So I didn’t really think much when I noticed Milo, wee Milo, baby of the house and generally pampered feline, step delicately out onto the deck when John was out there grilling.  Then sometime later John noted he hadn’t seen Milo in a while.  We looked all over the house.  We rattled treat containers.  We started to panic.  And when I went door-to-door down our row of townhouses, our neighbor Patty informed us that yes, she’d seen a small, orange cat on her upper deck.  She tried to get him to come to her, but he startled and ran away.  That was about a half hour ago.

Oh.  Oh my.

Thus it was confirmed that Milo had gone all Digory-and-Polly on us and threaded his way delicately across at least four dodgy and dangerous connections between various upper decks in our row.  Anyone who has had a cat go AWOL can imagine the kissy noises, the treat-rattling, the “heeeeeeeeeeerekittykittykitty” and other neighborhood disturbances that ensued as darkness fell.  And I admit it, I went a bit mental.  Every rustling in the woods was a marauding fox, every car that slowly circled the cul-de-sac was a potential cat-murderer.

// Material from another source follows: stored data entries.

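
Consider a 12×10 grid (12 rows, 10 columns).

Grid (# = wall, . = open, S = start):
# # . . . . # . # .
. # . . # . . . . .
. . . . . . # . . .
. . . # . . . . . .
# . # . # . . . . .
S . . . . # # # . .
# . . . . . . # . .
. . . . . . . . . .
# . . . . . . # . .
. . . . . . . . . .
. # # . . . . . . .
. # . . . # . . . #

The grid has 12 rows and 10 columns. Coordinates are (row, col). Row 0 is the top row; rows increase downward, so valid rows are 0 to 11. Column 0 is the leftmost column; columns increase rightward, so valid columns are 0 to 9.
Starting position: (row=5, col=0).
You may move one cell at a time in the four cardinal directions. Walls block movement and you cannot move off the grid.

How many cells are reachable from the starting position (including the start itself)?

BFS flood-fill from (row=5, col=0):
  Distance 0: (row=5, col=0)
  Distance 1: (row=5, col=1)
  Distance 2: (row=4, col=1), (row=5, col=2), (row=6, col=1)
  Distance 3: (row=3, col=1), (row=5, col=3), (row=6, col=2), (row=7, col=1)
  Distance 4: (row=2, col=1), (row=3, col=0), (row=3, col=2), (row=4, col=3), (row=5, col=4), (row=6, col=3), (row=7, col=0), (row=7, col=2), (row=8, col=1)
  Distance 5: (row=2, col=0), (row=2, col=2), (row=6, col=4), (row=7, col=3), (row=8, col=2), (row=9, col=1)
  Distance 6: (row=1, col=0), (row=1, col=2), (row=2, col=3), (row=6, col=5), (row=7, col=4), (row=8, col=3), (row=9, col=0), (row=9, col=2)
  Distance 7: (row=0, col=2), (row=1, col=3), (row=2, col=4), (row=6, col=6), (row=7, col=5), (row=8, col=4), (row=9, col=3), (row=10, col=0)
  Distance 8: (row=0, col=3), (row=2, col=5), (row=3, col=4), (row=7, col=6), (row=8, col=5), (row=9, col=4), (row=10, col=3), (row=11, col=0)
  Distance 9: (row=0, col=4), (row=1, col=5), (row=3, col=5), (row=7, col=7), (row=8, col=6), (row=9, col=5), (row=10, col=4), (row=11, col=3)
  Distance 10: (row=0, col=5), (row=1, col=6), (row=3, col=6), (row=4, col=5), (row=7, col=8), (row=9, col=6), (row=10, col=5), (row=11, col=2), (row=11, col=4)
  Distance 11: (row=1, col=7), (row=3, col=7), (row=4, col=6), (row=6, col=8), (row=7, col=9), (row=8, col=8), (row=9, col=7), (row=10, col=6)
  Distance 12: (row=0, col=7), (row=1, col=8), (row=2, col=7), (row=3, col=8), (row=4, col=7), (row=5, col=8), (row=6, col=9), (row=8, col=9), (row=9, col=8), (row=10, col=7), (row=11, col=6)
  Distance 13: (row=1, col=9), (row=2, col=8), (row=3, col=9), (row=4, col=8), (row=5, col=9), (row=9, col=9), (row=10, col=8), (row=11, col=7)
  Distance 14: (row=0, col=9), (row=2, col=9), (row=4, col=9), (row=10, col=9), (row=11, col=8)
Total reachable: 97 (grid has 97 open cells total)

Answer: Reachable cells: 97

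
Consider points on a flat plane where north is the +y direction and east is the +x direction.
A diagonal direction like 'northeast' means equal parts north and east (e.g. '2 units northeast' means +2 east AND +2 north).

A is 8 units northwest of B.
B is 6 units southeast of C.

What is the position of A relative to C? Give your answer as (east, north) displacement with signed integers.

Place C at the origin (east=0, north=0).
  B is 6 units southeast of C: delta (east=+6, north=-6); B at (east=6, north=-6).
  A is 8 units northwest of B: delta (east=-8, north=+8); A at (east=-2, north=2).
Therefore A relative to C: (east=-2, north=2).

Answer: A is at (east=-2, north=2) relative to C.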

Finally, my cell phone rang.  John had located a pair of shining eyes under Patty’s deck.  He was going in.  And ten minutes that felt like two hours later, John came walking grimly up the sidewalk, both hands clamped onto an unresisting and wide-eyed wee ginger sight-for-sore-eyes.  After dumping him inside, John (who was exhausted and muddy from army-crawling under our neighbor’s deck) said, “I’m going back for my flashlight.  I need a shower and a drink.”

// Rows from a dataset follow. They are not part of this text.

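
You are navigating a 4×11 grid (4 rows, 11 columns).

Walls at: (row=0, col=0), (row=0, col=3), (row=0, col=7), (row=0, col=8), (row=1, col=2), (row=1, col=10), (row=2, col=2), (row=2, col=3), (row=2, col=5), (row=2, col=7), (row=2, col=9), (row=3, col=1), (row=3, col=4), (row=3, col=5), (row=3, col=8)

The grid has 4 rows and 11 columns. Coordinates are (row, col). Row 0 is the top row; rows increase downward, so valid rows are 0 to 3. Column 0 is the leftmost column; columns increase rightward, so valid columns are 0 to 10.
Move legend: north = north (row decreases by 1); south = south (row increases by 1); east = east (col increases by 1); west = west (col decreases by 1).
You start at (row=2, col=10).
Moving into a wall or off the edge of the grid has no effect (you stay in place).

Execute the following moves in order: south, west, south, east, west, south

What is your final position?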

This morning, wee ‘Lo was not a penny the worse for his adventure, though possibly even more cuddly than usual.  And the Smiths will be observing strict security protocols for the back deck.


  1. I love the Narnia reference! And as a cat owner, I sympathize with your plight. Ours have never escaped the confines of our house, but they have found some unique places to hide or get stuck.

  2. So glad the story had a happy ending!

  3. Shouldn’t the dog have been helping?

  4. Adam, the dog spent part of the time locked up in our room, because he kept barking and I was afraid he would startle the poor cat away. Milo has never had much patience with his shenanigans and tends to hide when the dog gets wound up.

  5. marietta says

    we have gone through this way too many times as of late. the foxes scare me the most.